The project’s initial phase will prioritize land clearance following the approved blueprint. It aims to create a four-lane expressway with three-meter-wide emergency lanes along its entire length.
The development plan includes the construction of 23 interchanges, with four in Ho Chi Minh City, six in Long An, three in Ba Ria – Vung Tau, six in Dong Nai, and four in Binh Duong.
Moreover, the project entails building service roads and local paths along both sides of the expressway, catering to the traffic requirements of distinct segments and localities, such as urban regions and residential areas.
The total anticipated investment for the Ring Road 4 project is roughly VND 128.063 trillion, with VND 39.827 trillion earmarked from the central government budget and VND 30.882 trillion from local budgets. Ho Chi Minh City alone is estimated to need VND 14.089 trillion, while Long An requires VND 67.024 trillion, Ba Ria – Vung Tau VND 7.972 trillion, Dong Nai VND 19.151 trillion, and Binh Duong VND 19.827 trillion.
The budget allocation blueprint anticipates VND 15.843 trillion for the 2021-2025 period, and VND 54.867 trillion for 2026-2030.
In a recent meeting on August 26, the Minister of Planning and Investment, in agreement with the leadership of Ho Chi Minh City and the related provinces, discussed key points to accelerate the Ring Road 4 project’s development.
In line with the meeting conclusions, Ho Chi Minh City has formed a task force to prepare and present an investment proposal for the project.

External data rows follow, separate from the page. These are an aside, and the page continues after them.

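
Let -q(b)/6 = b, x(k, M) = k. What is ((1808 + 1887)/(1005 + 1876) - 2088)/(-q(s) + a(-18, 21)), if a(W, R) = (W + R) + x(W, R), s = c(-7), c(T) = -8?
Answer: 6011833/181503 ≈ 33.122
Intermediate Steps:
s = -8
q(b) = -6*b
a(W, R) = R + 2*W (a(W, R) = (W + R) + W = (R + W) + W = R + 2*W)
((1808 + 1887)/(1005 + 1876) - 2088)/(-q(s) + a(-18, 21)) = ((1808 + 1887)/(1005 + 1876) - 2088)/(-(-6)*(-8) + (21 + 2*(-18))) = (3695/2881 - 2088)/(-1*48 + (21 - 36)) = (3695*(1/2881) - 2088)/(-48 - 15) = (3695/2881 - 2088)/(-63) = -6011833/2881*(-1/63) = 6011833/181503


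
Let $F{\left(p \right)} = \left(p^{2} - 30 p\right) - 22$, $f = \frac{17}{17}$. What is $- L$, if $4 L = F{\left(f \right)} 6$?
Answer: $\frac{153}{2} \approx 76.5$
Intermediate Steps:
$f = 1$ ($f = 17 \cdot \frac{1}{17} = 1$)
$F{\left(p \right)} = -22 + p^{2} - 30 p$
$L = - \frac{153}{2}$ ($L = \frac{\left(-22 + 1^{2} - 30\right) 6}{4} = \frac{\left(-22 + 1 - 30\right) 6}{4} = \frac{\left(-51\right) 6}{4} = \frac{1}{4} \left(-306\right) = - \frac{153}{2} \approx -76.5$)
$- L = \left(-1\right) \left(- \frac{153}{2}\right) = \frac{153}{2}$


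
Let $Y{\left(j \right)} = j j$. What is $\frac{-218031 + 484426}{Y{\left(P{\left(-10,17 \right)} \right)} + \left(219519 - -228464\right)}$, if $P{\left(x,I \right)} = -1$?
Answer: $\frac{266395}{447984} \approx 0.59465$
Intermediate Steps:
$Y{\left(j \right)} = j^{2}$
$\frac{-218031 + 484426}{Y{\left(P{\left(-10,17 \right)} \right)} + \left(219519 - -228464\right)} = \frac{-218031 + 484426}{\left(-1\right)^{2} + \left(219519 - -228464\right)} = \frac{266395}{1 + \left(219519 + 228464\right)} = \frac{266395}{1 + 447983} = \frac{266395}{447984}$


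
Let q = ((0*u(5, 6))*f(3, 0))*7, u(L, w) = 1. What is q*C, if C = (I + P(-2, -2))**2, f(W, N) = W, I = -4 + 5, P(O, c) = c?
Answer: 0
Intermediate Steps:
I = 1
C = 1 (C = (1 - 2)**2 = (-1)**2 = 1)
q = 0 (q = ((0*1)*3)*7 = (0*3)*7 = 0*7 = 0)
q*C = 0*1 = 0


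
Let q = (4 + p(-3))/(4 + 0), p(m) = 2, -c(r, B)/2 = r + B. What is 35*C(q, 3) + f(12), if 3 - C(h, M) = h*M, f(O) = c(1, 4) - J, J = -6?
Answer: -113/2 ≈ -56.500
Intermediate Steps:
c(r, B) = -2*B - 2*r (c(r, B) = -2*(r + B) = -2*(B + r) = -2*B - 2*r)
f(O) = -4 (f(O) = (-2*4 - 2*1) - 1*(-6) = (-8 - 2) + 6 = -10 + 6 = -4)
q = 3/2 (q = (4 + 2)/(4 + 0) = 6/4 = 6*(1/4) = 3/2 ≈ 1.5000)
C(h, M) = 3 - M*h (C(h, M) = 3 - h*M = 3 - M*h)
35*C(q, 3) + f(12) = 35*(3 - 1*3*3/2) - 4 = 35*(3 - 9/2) - 4 = 35*(-3/2) - 4 = -105/2 - 4 = -113/2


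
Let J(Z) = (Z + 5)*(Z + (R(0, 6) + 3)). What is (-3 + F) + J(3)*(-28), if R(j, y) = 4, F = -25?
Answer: -2268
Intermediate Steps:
J(Z) = (5 + Z)*(7 + Z) (J(Z) = (Z + 5)*(Z + (4 + 3)) = (5 + Z)*(Z + 7) = (5 + Z)*(7 + Z))
(-3 + F) + J(3)*(-28) = (-3 - 25) + (35 + 3² + 12*3)*(-28) = -28 + (35 + 9 + 36)*(-28) = -28 + 80*(-28) = -28 - 2240 = -2268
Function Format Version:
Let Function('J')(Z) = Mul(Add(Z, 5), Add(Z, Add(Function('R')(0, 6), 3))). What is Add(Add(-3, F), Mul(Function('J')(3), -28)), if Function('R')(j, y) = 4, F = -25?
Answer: -2268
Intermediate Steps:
Function('J')(Z) = Mul(Add(5, Z), Add(7, Z)) (Function('J')(Z) = Mul(Add(Z, 5), Add(Z, Add(4, 3))) = Mul(Add(5, Z), Add(Z, 7)) = Mul(Add(5, Z), Add(7, Z)))
Add(Add(-3, F), Mul(Function('J')(3), -28)) = Add(Add(-3, -25), Mul(Add(35, Pow(3, 2), Mul(12, 3)), -28)) = Add(-28, Mul(Add(35, 9, 36), -28)) = Add(-28, Mul(80, -28)) = Add(-28, -2240) = -2268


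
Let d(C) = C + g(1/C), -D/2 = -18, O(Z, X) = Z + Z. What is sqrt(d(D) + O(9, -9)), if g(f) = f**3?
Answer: 5*sqrt(100777)/216 ≈ 7.3485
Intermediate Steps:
O(Z, X) = 2*Z
D = 36 (D = -2*(-18) = 36)
d(C) = C + C**(-3) (d(C) = C + (1/C)**3 = C + C**(-3))
sqrt(d(D) + O(9, -9)) = sqrt((36 + 36**(-3)) + 2*9) = sqrt((36 + 1/46656) + 18) = sqrt(1679617/46656 + 18) = sqrt(2519425/46656) = 5*sqrt(100777)/216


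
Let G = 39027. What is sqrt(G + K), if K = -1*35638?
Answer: sqrt(3389) ≈ 58.215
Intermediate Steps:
K = -35638
sqrt(G + K) = sqrt(39027 - 35638) = sqrt(3389)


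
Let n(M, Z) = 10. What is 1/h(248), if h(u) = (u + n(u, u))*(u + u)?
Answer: 1/127968 ≈ 7.8145e-6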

The city has also urged the involved provinces to collaborate promptly and finalize the pre-feasibility study report by September 10 for submission to the Ministry of Planning and Investment.
With a focus on timely execution and meeting urgent deadlines, Ho Chi Minh City has proposed the Prime Minister’s approval for preparing the comprehensive pre-feasibility study report for the Ring Road 4 project. Additionally, the city is exploring and suggesting the application of special mechanisms and policies along the project route.
Ho Chi Minh City will spearhead coordination with localities and relevant agencies to complete the report and seek approval from the authorized bodies, aiming for the National Assembly’s investment decision during its October session.
The city has requested the Prime Minister to assign the Ministry of Planning and Investment to oversee the study report appraisal, report on the central budget allotment for the project, and engage with the National Assembly Standing Committee to include the project in the October 2024 session agenda.
To meet the National Assembly’s investment decision deadline, local authorities need to finalize a series of tasks and procedures by October.